Sustainable alternatives to traditional binders have gained traction, with biomass-derived materials like Wood Pellet Fly Ash (WA) showing promise. WA, a by-product of wood pellet combustion, is rich in silica and alumina, making it suitable for use as an eco-friendly stabilizer when blended with ground granulated blast-furnace slag (GGBS) and cement (Abrams, 1918; Kim et al., 2021; Yi et al., 2014; Aguilar et al., 2024). This study explores the potential of Wood Pellet Fly Ash Blended Binder (WABB) as a sustainable soil stabilizer, leveraging its reactivity and durability to address the challenges of stabilizing sandy soils.
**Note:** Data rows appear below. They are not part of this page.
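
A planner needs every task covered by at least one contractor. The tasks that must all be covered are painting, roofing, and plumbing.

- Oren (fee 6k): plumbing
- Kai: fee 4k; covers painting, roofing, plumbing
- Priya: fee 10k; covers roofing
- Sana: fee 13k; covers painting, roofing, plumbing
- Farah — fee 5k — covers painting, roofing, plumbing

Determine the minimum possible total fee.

Kai alone covers painting, roofing, plumbing — every task.
Total fee: 4.
No cover costs less than 4.

4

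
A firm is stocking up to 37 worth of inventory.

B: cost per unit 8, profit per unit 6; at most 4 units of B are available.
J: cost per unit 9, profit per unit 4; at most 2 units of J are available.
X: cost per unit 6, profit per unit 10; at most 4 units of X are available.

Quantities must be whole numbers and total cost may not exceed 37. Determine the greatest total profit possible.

46

Take 1×B and 4×X: cost 32 ≤ 37, profit 1·6 + 4·10 = 46.
X has the best ratio (10/6) and is taken to its limit of 4; remaining capacity is filled optimally with the others.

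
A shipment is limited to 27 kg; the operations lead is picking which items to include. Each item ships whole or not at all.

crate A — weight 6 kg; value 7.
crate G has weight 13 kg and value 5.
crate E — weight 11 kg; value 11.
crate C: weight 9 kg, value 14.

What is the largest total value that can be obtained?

Take crate A, crate E, and crate C: weight 6 + 11 + 9 = 26 ≤ 27, value 7 + 11 + 14 = 32.
No other feasible combination does better.

32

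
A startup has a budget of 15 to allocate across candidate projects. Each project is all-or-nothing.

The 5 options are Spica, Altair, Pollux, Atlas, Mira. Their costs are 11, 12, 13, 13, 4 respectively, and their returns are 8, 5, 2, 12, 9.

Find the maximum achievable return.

17

Allowing fractional choices, the relaxed optimum would be about 19.2, but projects are indivisible.
Spica + Mira: cost 11 + 4 = 15 ≤ 15, return 8 + 9 = 17.
Atlas: cost 13 ≤ 15, return 12.
Best is Spica and Mira with total return 17.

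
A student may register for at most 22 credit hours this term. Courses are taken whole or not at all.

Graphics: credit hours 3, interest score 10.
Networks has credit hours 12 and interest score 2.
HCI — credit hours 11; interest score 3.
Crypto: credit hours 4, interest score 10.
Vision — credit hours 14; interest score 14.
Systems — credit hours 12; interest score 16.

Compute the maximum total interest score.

Take Graphics, Crypto, and Systems: credit hours 3 + 4 + 12 = 19 ≤ 22, interest score 10 + 10 + 16 = 36.
No other feasible combination does better.

36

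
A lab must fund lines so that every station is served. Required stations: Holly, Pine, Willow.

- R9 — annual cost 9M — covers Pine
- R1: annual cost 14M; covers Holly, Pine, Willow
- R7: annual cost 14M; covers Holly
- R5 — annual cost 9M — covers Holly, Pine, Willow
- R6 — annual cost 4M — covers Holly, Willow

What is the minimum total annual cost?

The greedy cost-per-new-station heuristic would pick R6 and R9 for 13, but a cheaper cover exists.
R5 alone covers Holly, Pine, Willow — every station.
Total annual cost: 9.
No cover costs less than 9.

9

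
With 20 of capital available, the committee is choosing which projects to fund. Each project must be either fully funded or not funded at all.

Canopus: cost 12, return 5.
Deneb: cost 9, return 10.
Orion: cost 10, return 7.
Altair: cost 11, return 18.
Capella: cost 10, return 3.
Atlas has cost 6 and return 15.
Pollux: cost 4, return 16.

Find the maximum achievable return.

Allowing fractional choices, the relaxed optimum would be about 47.4, but projects are indivisible.
Orion + Atlas + Pollux: cost 10 + 6 + 4 = 20 ≤ 20, return 7 + 15 + 16 = 38.
Deneb + Atlas + Pollux: cost 9 + 6 + 4 = 19 ≤ 20, return 10 + 15 + 16 = 41.
Best is Deneb, Atlas, and Pollux with total return 41.

41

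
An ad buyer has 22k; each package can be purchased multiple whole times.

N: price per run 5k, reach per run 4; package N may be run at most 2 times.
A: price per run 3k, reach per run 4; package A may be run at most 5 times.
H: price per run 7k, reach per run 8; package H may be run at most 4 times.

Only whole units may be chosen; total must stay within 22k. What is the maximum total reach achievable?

28

This is a bounded integer knapsack.
A has the best ratio (4/3); taking only A gives at most 5×4 = 20 (stopped by the supply cap of 5).
Mixing does better — 5×A and 1×H: price 22 ≤ 22, reach 5·4 + 1·8 = 28.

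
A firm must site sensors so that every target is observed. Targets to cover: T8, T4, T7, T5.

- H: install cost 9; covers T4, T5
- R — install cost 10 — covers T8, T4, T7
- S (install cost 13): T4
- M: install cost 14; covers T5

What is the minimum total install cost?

19

Choose H and R: together they cover T8, T4, T7, T5 — every target.
Total install cost: 9 + 10 = 19.
No cover costs less than 19.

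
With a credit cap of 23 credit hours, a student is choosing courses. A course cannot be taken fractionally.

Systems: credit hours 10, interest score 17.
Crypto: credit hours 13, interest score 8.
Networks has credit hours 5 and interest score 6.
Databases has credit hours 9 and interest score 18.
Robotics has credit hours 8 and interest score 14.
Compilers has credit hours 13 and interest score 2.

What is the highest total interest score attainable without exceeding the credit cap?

Allowing fractional choices, the relaxed optimum would be about 42.2, but courses are indivisible.
Systems + Networks + Robotics: credit hours 10 + 5 + 8 = 23 ≤ 23, interest score 17 + 6 + 14 = 37.
Systems + Databases: credit hours 10 + 9 = 19 ≤ 23, interest score 17 + 18 = 35.
Networks + Databases + Robotics: credit hours 5 + 9 + 8 = 22 ≤ 23, interest score 6 + 18 + 14 = 38.
Best is Networks, Databases, and Robotics with total interest score 38.

38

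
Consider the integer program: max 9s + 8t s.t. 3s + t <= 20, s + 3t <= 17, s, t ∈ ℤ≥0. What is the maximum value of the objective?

(s,t)=(5,4) is feasible, giving 77.
(s,t)=(6,2) is feasible, giving 70.
Maximum is 77 at (s,t)=(5,4).

77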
WA, a byproduct of burnt wood pellets during energy production, is becoming increasingly prevalent. This increase is due to the growing global preference for sustainable energy sources, with a global wood pellet production reaching 48.8 million metric tons in 2022 from major contributors such as the European Union (21 million tons), North America (14.3 million tons), Vietnam (3.5 million tons), and other regional producers such as China, Thailand, Indonesia, Russia, and Australia (Thek and Obernberger, 2012). Assuming an average ash content of 2% (Junginger et al., 2014), this equates to approximately 980,000 metric tons of WA produced annually worldwide.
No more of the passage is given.